= Mining industry of Guinea-Bissau =

Mining in Guinea-Bissau is limited to small-scale production of construction materials, such as clays, granite, limestone, and sand and gravel. The country's prospective minerals include bauxite, diamond, gold, heavy minerals, petroleum, and phosphate rock.

== Phosphate ==

Phosphate deposits were identified about 40 years ago in the region of Farim. Feasibility studies were completed in the 1980s, but since then no company has been able to begin exploitation. The Farim phosphate rock deposit had estimated resources of more than 166 Mt at a grade of 29% P_{4}O_{10}.

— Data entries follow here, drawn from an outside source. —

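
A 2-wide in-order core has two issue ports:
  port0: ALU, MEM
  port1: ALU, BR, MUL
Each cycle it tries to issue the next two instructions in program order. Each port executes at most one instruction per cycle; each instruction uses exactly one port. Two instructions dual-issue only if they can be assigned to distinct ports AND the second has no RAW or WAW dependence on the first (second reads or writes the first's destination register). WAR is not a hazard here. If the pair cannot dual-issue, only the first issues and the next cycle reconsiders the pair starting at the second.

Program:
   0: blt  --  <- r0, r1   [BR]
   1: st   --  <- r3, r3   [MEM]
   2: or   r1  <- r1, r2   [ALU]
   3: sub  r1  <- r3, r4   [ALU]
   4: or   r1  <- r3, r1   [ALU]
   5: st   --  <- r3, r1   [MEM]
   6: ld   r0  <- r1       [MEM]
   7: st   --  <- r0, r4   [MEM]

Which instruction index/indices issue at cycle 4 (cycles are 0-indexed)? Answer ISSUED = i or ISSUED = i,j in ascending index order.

ISSUED = 5

#0 head=0: blt st i0+i1 dual
#1 head=2: or i2 WAW r1
#2 head=3: sub i3 RAW+WAW r1
#3 head=4: or i4 RAW r1
#4 head=5: st i5 no-port MEM/MEM
#5 head=6: ld i6 no-port MEM/MEM
#6 head=7: st i7 tail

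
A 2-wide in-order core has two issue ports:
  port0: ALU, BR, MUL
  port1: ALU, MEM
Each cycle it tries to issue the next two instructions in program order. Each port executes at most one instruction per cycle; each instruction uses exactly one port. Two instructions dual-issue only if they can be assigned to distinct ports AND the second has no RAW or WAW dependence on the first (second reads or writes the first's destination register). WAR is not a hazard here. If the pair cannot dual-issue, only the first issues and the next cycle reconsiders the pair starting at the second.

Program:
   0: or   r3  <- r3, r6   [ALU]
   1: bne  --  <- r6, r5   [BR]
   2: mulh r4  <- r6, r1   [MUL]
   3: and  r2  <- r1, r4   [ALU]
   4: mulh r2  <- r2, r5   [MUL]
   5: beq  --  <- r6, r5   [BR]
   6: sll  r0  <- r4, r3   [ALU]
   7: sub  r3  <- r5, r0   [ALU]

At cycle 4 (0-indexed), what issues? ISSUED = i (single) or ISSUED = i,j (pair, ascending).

[0] i0+i1  or/bne  -- 2-wide
[1] i2  mulh  -- RAW r4
[2] i3  and  -- RAW+WAW r2
[3] i4  mulh  -- no-port MUL/BR
[4] i5+i6  beq/sll  -- 2-wide
[5] i7  sub  -- tail

ISSUED = 5,6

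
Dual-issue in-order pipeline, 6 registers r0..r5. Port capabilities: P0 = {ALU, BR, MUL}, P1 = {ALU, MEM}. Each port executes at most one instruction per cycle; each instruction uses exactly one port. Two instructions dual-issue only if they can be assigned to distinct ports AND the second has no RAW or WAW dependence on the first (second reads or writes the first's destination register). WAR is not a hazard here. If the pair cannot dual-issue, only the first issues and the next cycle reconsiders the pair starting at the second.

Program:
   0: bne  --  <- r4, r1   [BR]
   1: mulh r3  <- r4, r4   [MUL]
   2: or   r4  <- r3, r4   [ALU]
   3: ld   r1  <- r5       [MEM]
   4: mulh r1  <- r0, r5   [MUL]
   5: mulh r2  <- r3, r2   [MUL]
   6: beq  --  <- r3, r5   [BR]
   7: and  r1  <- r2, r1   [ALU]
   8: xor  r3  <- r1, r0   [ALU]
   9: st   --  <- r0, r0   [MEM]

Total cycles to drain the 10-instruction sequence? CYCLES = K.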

Red Back Mining Inc. through its subsidiary Champion Industrial Minerals (CIM) held a mining lease and after completing a technical and market evaluation in 2003, the company concluded that the project had advanced to a stage where it required a level of developmental, operational, and marketing expertise that was beyond CIM's capacity; since that time, the company has attempted to either locate a suitable partner to develop the Farim deposit or to sell it. Over the past 10 years, licences changed hands between companies for reasons similar to those advanced by CIM, i.e. technical inability to perform required work. More recently, the licence has been held by GB Minerals which signed in 2009 a production agreement with the Guinea-Bissau government.

== Bauxite ==

Bauxite deposits have been identified near the city of Boé since the 1950s. At the time they were never commercially viable due to low world prices. As the economic prospects have become more enticing in the past decaden a lease was granted to a firm named Bauxite Angola in 2007, which has recently made announcements of investments of up to US$500 million.